Angiotensin II induces calcium-dependent rhythmic activity in a subpopulation of rat hypothalamic median preoptic nucleus neurons.

Whole cell patch-clamp recordings revealed a subpopulation (16%, n = 18/112) of rat median preoptic nucleus (MnPO) neurons responded to bath-applied angiotensin II (Ang II; 100 nM to 5 microM; 30-90 s) with a prolonged TTX-resistant membrane depolarization and rhythmic bursting activity. At rest, cells characteristically displayed relatively low input resistance and negative resting potentials. Ang-II-induced responses featured increased input resistance, a reversal potential of -95 +/- 2 mV, an increase in action potential duration from 2.9 +/- 0.5 to 4.3 +/- 0.8 ms, and the appearance of a rebound excitation at the offset of membrane responses to hyperpolarizing current injection. The latter was sensitive to Ni2+ (0.5-1 mM; n = 5), insensitive to extracellular Cs+ (1 mM, n = 7), and intracellular QX-314 (4 mM, n = 5), consistent with activation of a T-type Ca2+ conductance.
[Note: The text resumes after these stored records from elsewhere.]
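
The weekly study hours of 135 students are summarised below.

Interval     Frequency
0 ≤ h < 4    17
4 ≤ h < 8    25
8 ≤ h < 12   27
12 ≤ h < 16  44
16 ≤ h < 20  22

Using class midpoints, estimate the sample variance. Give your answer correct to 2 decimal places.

Midpoints: 2, 6, 10, 14, 18
n = 135, Σfm = 1466, mean = 10.8593
Σfm² = 19420
Σf(m − x̄)² = Σfm² − (Σfm)²/n = 19420 − 1466²/135 = 3500.3259
Sample variance = 3500.3259 / 134 = 26.1218

26.12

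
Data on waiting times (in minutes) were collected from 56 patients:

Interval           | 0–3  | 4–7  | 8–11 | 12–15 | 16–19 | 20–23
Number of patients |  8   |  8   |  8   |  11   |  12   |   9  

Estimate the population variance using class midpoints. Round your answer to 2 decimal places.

Midpoints: 1.5, 5.5, 9.5, 13.5, 17.5, 21.5
n = 56, Σfm = 684, mean = 12.2143
Σfm² = 10822
Σf(m − x̄)² = Σfm² − (Σfm)²/n = 10822 − 684²/56 = 2467.4286
Population variance = 2467.4286 / 56 = 44.0612

44.06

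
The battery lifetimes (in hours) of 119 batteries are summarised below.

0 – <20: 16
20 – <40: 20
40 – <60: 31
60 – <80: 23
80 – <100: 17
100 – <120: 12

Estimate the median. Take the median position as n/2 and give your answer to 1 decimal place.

Cumulative frequencies: 16, 36, 67, 90, 107, 119
n = 119; position = n/2 = 59.5.
This falls in the class 40 – <60: L = 40, F = 36, f = 31, h = 20.
Median ≈ 40 + ((59.5 − 36) / 31) × 20 = 55.1613

55.2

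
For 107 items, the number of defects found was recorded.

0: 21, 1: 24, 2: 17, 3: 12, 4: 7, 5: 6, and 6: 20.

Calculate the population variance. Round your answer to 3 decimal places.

Values: 0, 1, 2, 3, 4, 5, 6
n = 107, Σfx = 272, mean = 2.5421
Σfx² = 1182
Σf(x − x̄)² = Σfx² − (Σfx)²/n = 1182 − 272²/107 = 490.5607
Population variance = 490.5607 / 107 = 4.5847

4.585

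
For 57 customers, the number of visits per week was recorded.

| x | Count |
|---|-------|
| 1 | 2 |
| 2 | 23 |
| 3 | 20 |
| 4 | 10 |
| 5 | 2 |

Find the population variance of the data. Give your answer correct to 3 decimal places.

Values: 1, 2, 3, 4, 5
n = 57, Σfx = 158, mean = 2.7719
Σfx² = 484
Σf(x − x̄)² = Σfx² − (Σfx)²/n = 484 − 158²/57 = 46.0351
Population variance = 46.0351 / 57 = 0.8076

0.808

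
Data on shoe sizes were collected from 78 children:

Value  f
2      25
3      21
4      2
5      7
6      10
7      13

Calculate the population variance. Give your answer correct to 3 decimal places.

Values: 2, 3, 4, 5, 6, 7
n = 78, Σfx = 307, mean = 3.9359
Σfx² = 1493
Σf(x − x̄)² = Σfx² − (Σfx)²/n = 1493 − 307²/78 = 284.6795
Population variance = 284.6795 / 78 = 3.6497

3.650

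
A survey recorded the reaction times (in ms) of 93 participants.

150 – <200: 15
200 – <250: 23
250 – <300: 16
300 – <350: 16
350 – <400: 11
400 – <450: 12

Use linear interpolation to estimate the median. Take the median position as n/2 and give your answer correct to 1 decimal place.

276.6

Cumulative frequencies: 15, 38, 54, 70, 81, 93
n = 93; position = n/2 = 46.5.
This falls in the class 250 – <300: L = 250, F = 38, f = 16, h = 50.
Median ≈ 250 + ((46.5 − 38) / 16) × 50 = 276.5625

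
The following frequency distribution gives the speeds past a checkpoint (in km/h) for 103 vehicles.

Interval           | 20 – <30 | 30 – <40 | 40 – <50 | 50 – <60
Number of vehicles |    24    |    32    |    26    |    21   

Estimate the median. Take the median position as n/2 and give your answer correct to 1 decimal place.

Cumulative frequencies: 24, 56, 82, 103
n = 103; position = n/2 = 51.5.
This falls in the class 30 – <40: L = 30, F = 24, f = 32, h = 10.
Median ≈ 30 + ((51.5 − 24) / 32) × 10 = 38.5938

38.6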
Coincident with the Ang-II-induced depolarization was the appearance of rhythmic depolarizing shifts at a frequency of 0.14 +/- 0.09 Hz with superimposed bursts of 4-22 action potentials interspersed with silent periods persisting for >1 h after washout. These TTX-resistant depolarizing shifts increased in amplitude and decreased in frequency with membrane hyperpolarization with activity ceasing beyond approximately -80 mV, and were abolished in low-Ca(2+)/high-Mg2+ bathing medium (n = 6), Co2+ (1 mM; n = 6), or Ni2+ (0.5-1 mM; n = 8). Thus in a subpopulation of MnPO neurons, Ang II induces "pacemaker-like" activity by reducing a K(+)-dependent leak conductance that contributes to resting membrane potential and promoting of Ca(2+)-dependent regenerative auto-excitation mediated, in part, by a T-type Ca2+ conductance.